Another thing that Afflalo gives the Blazers is his shooting. Like here:

In the right lineup, Afflalo can be an outside threat for the Blazers without much effort. This 3-point shot comes to him incredibly easily because the primary action on this play is a pick and roll between Damian Lillard and LaMarcus Aldridge. Obviously, when you've got two guys in front of you who are that lethal offensively, stopping them is going to be your main focus. What happens here is that OKC moves as if to trap Lillard, with Westbrook coming at him from the left of LMA's screen and Ibaka cutting around the right side. That leaves Andre Roberson to cheat off of his man - Afflalo - to give a little help guarding LMA on any potential roll to the basket. Eventually Ibaka recovers and picks up LMA, allowing Roberson to go back to Afflalo, but by then it's too late. Afflalo's wide open, and he drills the 3. And as long as he's on the same team with two of the best offensive players in the NBA, plays like this are likely to keep happening.

Afflalo is a lot more than just a perimeter shooter, though. If that were his only offensive skill, he wouldn't be a $7 million player. But what sets Afflalo apart from a lot of other NBA shooting guards is his ability to use his size and strength in certain matchups, taking opposing guards into the post. Here he is against the Thunder's Dion Waiters:

This play happens totally by accident - the ball ends up in Afflalo's hands as the result of a broken play, with Lillard losing control on a drive to the basket and Afflalo scrambling to get himself relatively open-ish in the corner, isolated against Waiters. Afflalo can shoot the ball right away here if he wants. He might make it. But instead he decides to exploit a mismatch - he's 6-foot-5 and 215 pounds, and Waiters is 6-foot-4 (listed, anyway) and 210 (body fat percentage undisclosed). Rather than simply shoot, Afflalo decides he's got the advantage if he takes Waiters into the post. He takes a few dribbles, backs him down and he's able to squeeze off an effective shot from 6 feet away instead of 22.

Even if Afflalo doesn't become a fixture in the Blazers' offense, and he continues to meander into the game in little ways with his transition buckets and scores off of broken plays, he still has the potential to change the game significantly for Portland moving forward. But how will his role change now? With Matthews out of the mix and Afflalo forced into a starting role too soon, do the Blazers lose that "bench scorer" spark that they so desperately needed? How does that change things?

A sixth man is a criminally underrated thing. It's another guy that can be a difference-maker in a big game. Come playoff time, matchups become more important and the advantages you once had can be neutralized. When you play the same team seven times in a row, opposing coaches figure out what's working for you and adjust. Aldridge might go off for 46 and 43 points in the first two games of a series (as he did against Houston last year), but eventually, good teams find ways to take away what works. Hence the Spurs' five-game whooping of the Blazers last May.

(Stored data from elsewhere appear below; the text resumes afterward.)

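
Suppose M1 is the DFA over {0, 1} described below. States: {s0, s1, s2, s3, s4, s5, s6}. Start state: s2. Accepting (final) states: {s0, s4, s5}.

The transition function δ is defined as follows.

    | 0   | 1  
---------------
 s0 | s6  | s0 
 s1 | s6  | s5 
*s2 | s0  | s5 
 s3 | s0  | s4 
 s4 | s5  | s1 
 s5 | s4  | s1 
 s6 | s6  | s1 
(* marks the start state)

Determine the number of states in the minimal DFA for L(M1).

5

First remove the unreachable states {s3}; 6 states remain.
P0 = {s0,s4,s5} | {s1,s2,s6}.
Refine {s0,s4,s5} on symbol 0: members go to different blocks, giving {s4,s5} and {s0}.
Split {s1,s2,s6} by δ(·,0) → {s1,s6} and {s2}.
On input 1, block {s1,s6} splits into {s1} and {s6}.
No further refinement is possible. Final partition (5 blocks): {s4,s5} | {s1} | {s0} | {s2} | {s6}.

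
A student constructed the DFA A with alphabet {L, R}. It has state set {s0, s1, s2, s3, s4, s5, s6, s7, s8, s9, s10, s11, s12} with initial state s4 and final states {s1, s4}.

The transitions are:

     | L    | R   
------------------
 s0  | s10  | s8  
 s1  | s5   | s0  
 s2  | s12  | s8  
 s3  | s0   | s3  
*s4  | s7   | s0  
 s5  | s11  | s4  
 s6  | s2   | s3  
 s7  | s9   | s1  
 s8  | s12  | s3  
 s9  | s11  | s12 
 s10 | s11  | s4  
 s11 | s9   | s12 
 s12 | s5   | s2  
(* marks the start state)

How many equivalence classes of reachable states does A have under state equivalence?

States {s6} cannot be reached from the start state, so discard them.
Start with accepting vs non-accepting: {s1,s4} | {s0,s2,s3,s5,s7,s8,s9,s10,s11,s12}.
On input R, block {s0,s2,s3,s5,s7,s8,s9,s10,s11,s12} splits into {s0,s2,s3,s8,s9,s11,s12} and {s5,s7,s10}.
Refine {s0,s2,s3,s8,s9,s11,s12} on symbol L: members go to different blocks, giving {s2,s3,s8,s9,s11} and {s0,s12}.
On input L, block {s2,s3,s8,s9,s11} splits into {s2,s3,s8} and {s9,s11}.
Stable partition: {s1,s4} | {s2,s3,s8} | {s5,s7,s10} | {s0,s12} | {s9,s11} — 5 equivalence classes.

5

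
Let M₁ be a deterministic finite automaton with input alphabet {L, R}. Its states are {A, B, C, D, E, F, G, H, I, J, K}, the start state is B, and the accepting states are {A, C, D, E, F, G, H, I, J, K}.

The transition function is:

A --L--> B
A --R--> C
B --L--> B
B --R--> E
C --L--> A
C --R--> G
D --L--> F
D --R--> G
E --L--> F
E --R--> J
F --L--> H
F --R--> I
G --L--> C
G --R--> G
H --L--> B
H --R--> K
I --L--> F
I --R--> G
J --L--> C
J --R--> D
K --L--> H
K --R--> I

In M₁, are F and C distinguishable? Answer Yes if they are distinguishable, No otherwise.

No

All states are reachable from the start state.
P0 = {A,C,D,E,F,G,H,I,J,K} | {B}.
Split {A,C,D,E,F,G,H,I,J,K} by δ(·,L) → {C,D,E,F,G,I,J,K} and {A,H}.
Split {C,D,E,F,G,I,J,K} by δ(·,L) → {D,E,G,I,J} and {C,F,K}.
Stable partition: {D,E,G,I,J} | {B} | {A,H} | {C,F,K} — 4 equivalence classes.
F and C lie in the same block of the stable partition, so they are equivalent — no string distinguishes them.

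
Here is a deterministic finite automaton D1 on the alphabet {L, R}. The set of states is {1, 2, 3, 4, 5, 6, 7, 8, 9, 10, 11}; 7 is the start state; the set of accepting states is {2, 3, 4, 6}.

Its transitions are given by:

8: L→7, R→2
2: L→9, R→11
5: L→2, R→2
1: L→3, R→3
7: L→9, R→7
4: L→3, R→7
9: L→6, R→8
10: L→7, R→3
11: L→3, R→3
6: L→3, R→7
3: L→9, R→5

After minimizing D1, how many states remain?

6

Reachable states from the start: {2,3,5,6,7,8,9,11}. Unreachable: {1,4,10} — drop them.
P0 = {2,3,6} | {5,7,8,9,11}.
On input L, block {2,3,6} splits into {2,3} and {6}.
Refine {5,7,8,9,11} on symbol L: members go to different blocks, giving {5,11} and {7,8} and {9}.
Split {7,8} by δ(·,L) → {7} and {8}.
Stable partition: {2,3} | {5,11} | {6} | {7} | {9} | {8} — 6 equivalence classes.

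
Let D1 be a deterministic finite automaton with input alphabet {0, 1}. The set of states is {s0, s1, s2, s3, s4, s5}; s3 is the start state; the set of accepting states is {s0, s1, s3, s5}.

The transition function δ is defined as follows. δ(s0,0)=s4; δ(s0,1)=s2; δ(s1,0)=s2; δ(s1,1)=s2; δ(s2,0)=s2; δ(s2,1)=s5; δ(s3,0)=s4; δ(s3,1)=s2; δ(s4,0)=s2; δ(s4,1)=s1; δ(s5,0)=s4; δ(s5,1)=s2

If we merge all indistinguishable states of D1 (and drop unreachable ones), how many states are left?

Reachable states from the start: {s1,s2,s3,s4,s5}. Unreachable: {s0} — drop them.
Start with accepting vs non-accepting: {s1,s3,s5} | {s2,s4}.
Stable partition: {s1,s3,s5} | {s2,s4} — 2 equivalence classes.

2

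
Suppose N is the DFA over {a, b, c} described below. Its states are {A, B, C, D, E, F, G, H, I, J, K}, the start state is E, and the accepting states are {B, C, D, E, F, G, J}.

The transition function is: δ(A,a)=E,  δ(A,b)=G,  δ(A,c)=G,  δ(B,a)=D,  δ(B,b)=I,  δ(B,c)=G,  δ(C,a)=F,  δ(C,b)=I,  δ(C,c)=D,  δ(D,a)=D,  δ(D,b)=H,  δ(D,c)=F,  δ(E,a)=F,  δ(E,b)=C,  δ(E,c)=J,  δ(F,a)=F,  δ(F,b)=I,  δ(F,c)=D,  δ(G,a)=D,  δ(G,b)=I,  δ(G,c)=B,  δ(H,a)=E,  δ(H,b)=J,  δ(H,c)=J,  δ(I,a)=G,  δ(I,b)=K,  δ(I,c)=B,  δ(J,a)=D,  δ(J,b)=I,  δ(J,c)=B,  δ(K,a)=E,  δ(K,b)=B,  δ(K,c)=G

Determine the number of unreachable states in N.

1

Starting at E and following transitions, the reachable set is {B, C, D, E, F, G, H, I, J, K}. That leaves A unreachable — 1 in total.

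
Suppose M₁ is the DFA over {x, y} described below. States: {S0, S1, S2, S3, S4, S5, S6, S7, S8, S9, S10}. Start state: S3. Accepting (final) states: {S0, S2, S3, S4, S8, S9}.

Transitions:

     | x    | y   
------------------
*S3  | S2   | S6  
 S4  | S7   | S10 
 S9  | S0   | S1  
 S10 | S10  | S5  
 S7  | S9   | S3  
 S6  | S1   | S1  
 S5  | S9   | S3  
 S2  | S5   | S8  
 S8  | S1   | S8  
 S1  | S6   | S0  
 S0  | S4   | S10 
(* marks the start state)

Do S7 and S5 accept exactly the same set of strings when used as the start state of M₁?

Yes

All states are reachable from the start state.
P0 = {S0,S2,S3,S4,S8,S9} | {S1,S5,S6,S7,S10}.
Split {S0,S2,S3,S4,S8,S9} by δ(·,x) → {S0,S3,S9} and {S2,S4,S8}.
Refine {S0,S3,S9} on symbol x: members go to different blocks, giving {S0,S3} and {S9}.
On input x, block {S1,S5,S6,S7,S10} splits into {S1,S6,S10} and {S5,S7}.
On input y, block {S1,S6,S10} splits into {S1} and {S6} and {S10}.
Split {S0,S3} by δ(·,y) → {S0} and {S3}.
Split {S2,S4,S8} by δ(·,x) → {S2,S4} and {S8}.
Split {S2,S4} by δ(·,y) → {S2} and {S4}.
The partition is now stable with 10 blocks: {S0} | {S1} | {S2} | {S9} | {S5,S7} | {S6} | {S10} | {S3} | {S8} | {S4}.
S7 and S5 lie in the same block of the stable partition, so they are equivalent — no string distinguishes them.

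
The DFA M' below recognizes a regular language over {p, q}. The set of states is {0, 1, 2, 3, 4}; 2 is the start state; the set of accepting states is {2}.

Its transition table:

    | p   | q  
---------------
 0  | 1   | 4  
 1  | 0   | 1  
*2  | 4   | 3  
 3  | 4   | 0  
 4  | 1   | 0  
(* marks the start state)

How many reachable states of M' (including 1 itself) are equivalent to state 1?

4

Every state is reachable, so we keep all 5.
P0 = {2} | {0,1,3,4}.
The partition is now stable with 2 blocks: {2} | {0,1,3,4}.
State 1 belongs to the block {0,1,3,4}, which has 4 states.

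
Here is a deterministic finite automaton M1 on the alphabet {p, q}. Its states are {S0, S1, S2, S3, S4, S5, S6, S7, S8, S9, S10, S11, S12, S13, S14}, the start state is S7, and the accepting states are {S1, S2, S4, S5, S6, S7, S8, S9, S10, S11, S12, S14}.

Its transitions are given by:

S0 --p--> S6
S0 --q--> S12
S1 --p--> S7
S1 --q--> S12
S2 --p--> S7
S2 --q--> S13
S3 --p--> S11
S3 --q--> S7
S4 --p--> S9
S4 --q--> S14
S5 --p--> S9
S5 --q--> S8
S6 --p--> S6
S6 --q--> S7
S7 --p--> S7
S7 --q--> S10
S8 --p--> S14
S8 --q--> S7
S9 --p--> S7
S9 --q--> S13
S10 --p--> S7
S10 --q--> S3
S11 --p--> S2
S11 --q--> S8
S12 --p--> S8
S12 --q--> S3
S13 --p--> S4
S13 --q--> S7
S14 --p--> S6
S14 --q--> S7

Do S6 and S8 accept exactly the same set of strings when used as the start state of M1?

Yes

Reachable states from the start: {S2,S3,S4,S6,S7,S8,S9,S10,S11,S13,S14}. Unreachable: {S0,S1,S5,S12} — drop them.
Initial partition by acceptance: {S2,S4,S6,S7,S8,S9,S10,S11,S14} | {S3,S13}.
Split {S2,S4,S6,S7,S8,S9,S10,S11,S14} by δ(·,q) → {S4,S6,S7,S8,S11,S14} and {S2,S9,S10}.
On input p, block {S4,S6,S7,S8,S11,S14} splits into {S6,S7,S8,S14} and {S4,S11}.
On input q, block {S6,S7,S8,S14} splits into {S6,S8,S14} and {S7}.
The partition is now stable with 5 blocks: {S6,S8,S14} | {S3,S13} | {S2,S9,S10} | {S4,S11} | {S7}.
S6 and S8 lie in the same block of the stable partition, so they are equivalent — no string distinguishes them.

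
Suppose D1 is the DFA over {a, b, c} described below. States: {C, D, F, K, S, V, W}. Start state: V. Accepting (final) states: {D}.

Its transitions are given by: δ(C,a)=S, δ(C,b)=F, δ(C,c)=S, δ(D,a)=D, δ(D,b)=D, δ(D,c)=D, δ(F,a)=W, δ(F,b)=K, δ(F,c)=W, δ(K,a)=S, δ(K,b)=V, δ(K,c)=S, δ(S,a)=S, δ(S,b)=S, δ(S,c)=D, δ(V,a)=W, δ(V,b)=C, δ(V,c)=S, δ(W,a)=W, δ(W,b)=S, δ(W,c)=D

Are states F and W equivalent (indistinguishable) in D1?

No

Every state is reachable, so we keep all 7.
Start with accepting vs non-accepting: {D} | {C,F,K,S,V,W}.
Refine {C,F,K,S,V,W} on symbol c: members go to different blocks, giving {C,F,K,V} and {S,W}.
The partition is now stable with 3 blocks: {D} | {C,F,K,V} | {S,W}.
F and W end up in different blocks, so they are distinguishable. For instance, the string 'c' is accepted from only W.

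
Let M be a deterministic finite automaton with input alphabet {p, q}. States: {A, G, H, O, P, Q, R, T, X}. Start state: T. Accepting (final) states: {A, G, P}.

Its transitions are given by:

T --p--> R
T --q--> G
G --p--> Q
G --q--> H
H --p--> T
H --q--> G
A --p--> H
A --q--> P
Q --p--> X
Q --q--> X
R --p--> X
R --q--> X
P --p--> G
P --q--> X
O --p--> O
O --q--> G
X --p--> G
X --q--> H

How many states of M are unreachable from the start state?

No path from T leads to A, O, P; the other 6 states are all reachable.

3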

In "Sixth Man Afflalo," the Blazers had another weapon. It might not seem like much, but having six double-digit scoring threats in the rotation instead of five makes your team a lot more difficult to plan for. It's one more option for the Popoviches and Carlisles of the world to deal with. That addition might - I don't want to get carried away here, I'm just saying might - have been the one thing needed to turn the 2014-15 Blazers from a good team into a great one.

Does this mean the Blazers were the next Heat or Spurs - a championship team waiting to happen - and this Matthews injury has ruined everything? I don't know. That might be a bit hyperbolic. But with Afflalo in the mix, they were certainly one step closer. This news takes them back to square one. But hey - given the talent still on this team, there are worse places to be.